New EMI Boss Says 'Downloads May Be Good'
warrior_s writes "Douglas Merrill was just installed as CIO of EMI (one of the big four that forms the RIAA). The ex-Googler recently stated it is a 'poor business model to sue your customers. I don't think that's a sustainable strategy.' Quoted by the Guardian, he was referring to Warner Music, EMI, Vivendi Universal and Sony BMG's current practice of trying to use legal systems around the world to force their customers into buying products rather than using the free P2P networks and independent music sites and services. 'Previously, the music industry has rubbished studies that claim file sharing can have a positive effect on music sales. "I think people will pay," Merrill said. "There is evidence that people we think are not buying music are buying music. They're just not buying it in formats we can measure."'"

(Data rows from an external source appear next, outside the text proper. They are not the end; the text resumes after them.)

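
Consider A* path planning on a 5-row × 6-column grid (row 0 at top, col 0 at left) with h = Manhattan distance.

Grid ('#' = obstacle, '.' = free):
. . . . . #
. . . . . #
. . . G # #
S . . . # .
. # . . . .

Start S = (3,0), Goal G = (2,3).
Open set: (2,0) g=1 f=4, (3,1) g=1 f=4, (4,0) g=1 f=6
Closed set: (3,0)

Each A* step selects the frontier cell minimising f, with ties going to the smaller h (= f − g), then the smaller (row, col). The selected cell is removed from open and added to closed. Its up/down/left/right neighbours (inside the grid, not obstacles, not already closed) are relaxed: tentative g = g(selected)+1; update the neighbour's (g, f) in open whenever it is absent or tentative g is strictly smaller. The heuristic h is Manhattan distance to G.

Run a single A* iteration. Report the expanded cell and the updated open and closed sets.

expanded=(2,0); open=[(1,0) g=2 f=6, (2,1) g=2 f=4, (3,1) g=1 f=4, (4,0) g=1 f=6]; closed=[(2,0), (3,0)]

step 1: expand (2,0) (f=4, h=3) → closed; open now [(1,0) g=2 f=6, (2,1) g=2 f=4, (3,1) g=1 f=4, (4,0) g=1 f=6]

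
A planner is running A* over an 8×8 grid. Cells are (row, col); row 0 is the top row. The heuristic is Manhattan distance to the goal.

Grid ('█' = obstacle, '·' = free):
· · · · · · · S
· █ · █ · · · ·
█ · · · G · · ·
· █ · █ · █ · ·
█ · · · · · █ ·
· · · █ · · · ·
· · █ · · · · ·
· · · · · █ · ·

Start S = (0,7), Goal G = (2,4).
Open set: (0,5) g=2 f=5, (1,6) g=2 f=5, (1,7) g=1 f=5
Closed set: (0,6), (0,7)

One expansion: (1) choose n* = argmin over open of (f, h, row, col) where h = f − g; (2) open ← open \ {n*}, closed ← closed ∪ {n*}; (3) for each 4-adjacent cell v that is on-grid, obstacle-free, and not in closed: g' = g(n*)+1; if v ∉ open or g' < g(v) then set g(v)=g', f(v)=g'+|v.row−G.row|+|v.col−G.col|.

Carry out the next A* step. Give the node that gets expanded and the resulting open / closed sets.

expanded=(0,5); open=[(0,4) g=3 f=5, (1,5) g=3 f=5, (1,6) g=2 f=5, (1,7) g=1 f=5]; closed=[(0,5), (0,6), (0,7)]

step 1: expand (0,5) (f=5, h=3) → closed; open now [(0,4) g=3 f=5, (1,5) g=3 f=5, (1,6) g=2 f=5, (1,7) g=1 f=5]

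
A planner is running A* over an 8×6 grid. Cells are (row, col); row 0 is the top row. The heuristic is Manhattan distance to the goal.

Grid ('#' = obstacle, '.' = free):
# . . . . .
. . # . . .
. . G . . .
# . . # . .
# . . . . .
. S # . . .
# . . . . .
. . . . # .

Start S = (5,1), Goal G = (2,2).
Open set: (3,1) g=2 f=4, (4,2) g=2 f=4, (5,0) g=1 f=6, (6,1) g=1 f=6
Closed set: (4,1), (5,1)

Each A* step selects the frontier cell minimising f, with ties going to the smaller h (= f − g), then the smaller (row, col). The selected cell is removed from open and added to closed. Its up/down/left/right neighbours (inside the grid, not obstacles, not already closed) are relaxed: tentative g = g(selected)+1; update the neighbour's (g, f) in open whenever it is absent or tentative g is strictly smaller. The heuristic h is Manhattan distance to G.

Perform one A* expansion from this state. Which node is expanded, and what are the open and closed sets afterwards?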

poor business model to sue your customers
It's sad that has taken this long for "insight" like that to surface in the industry. You would think that would be an important topic in business 101, but I guess not.
I got a catholic block.
The problem with your analogy is that there has never been a high cost of duplicating product in any of these industries. In economic terms, the marginal cost of producing an additional unit is low. However, the fixed costs (paying the artists, recording studio, etc.) here are proportionally much larger. It may cost $1 million to develop a piece of software, and then $5 per unit to put it all in a box and ship it out. Let's say the software costs $50. Now, you create a better way of distribution and the marginal cost is now $0. This doesn't mean suddenly the company is going to be giving them away for free...in this simple scenario, in order to get the equivalent amount of profit per unit (ignoring changes in supply or demand), they would be able to sell the product for $45.
Now let's take a look at the auto industry. Here, marginal costs make up a much higher percentage of the total cost. To make things simple, let's say each car costs the company $10,000 to produce (in materials and labor costs), and they sell the car for $12,500. If you suddenly can lower the costs (due to your magical technology) for each car to $100, then to get the same profit per unit (again ignoring changes in supply or demand) they would only charge $2,600. In one case we only reduced the price by 10%, in the other we reduced it by almost 80%.
The problem is that people in general expect to pay near the marginal cost for an item, but in general do not take into account the fixed costs with producing a particular product. For this reason, it's easier for a person to justify spending $100 on an object they know costs about $95 in materials to produce, while they hesitate to spend $15 on a CD they know costs only pennies to create.
For more information on marginal cost and how it applies, I highly recommend taking a look at the Wikipedia article on Marginal Cost.
Note to self: Stop putting jokes in my insightful comments so I can get something other than +1 Funny!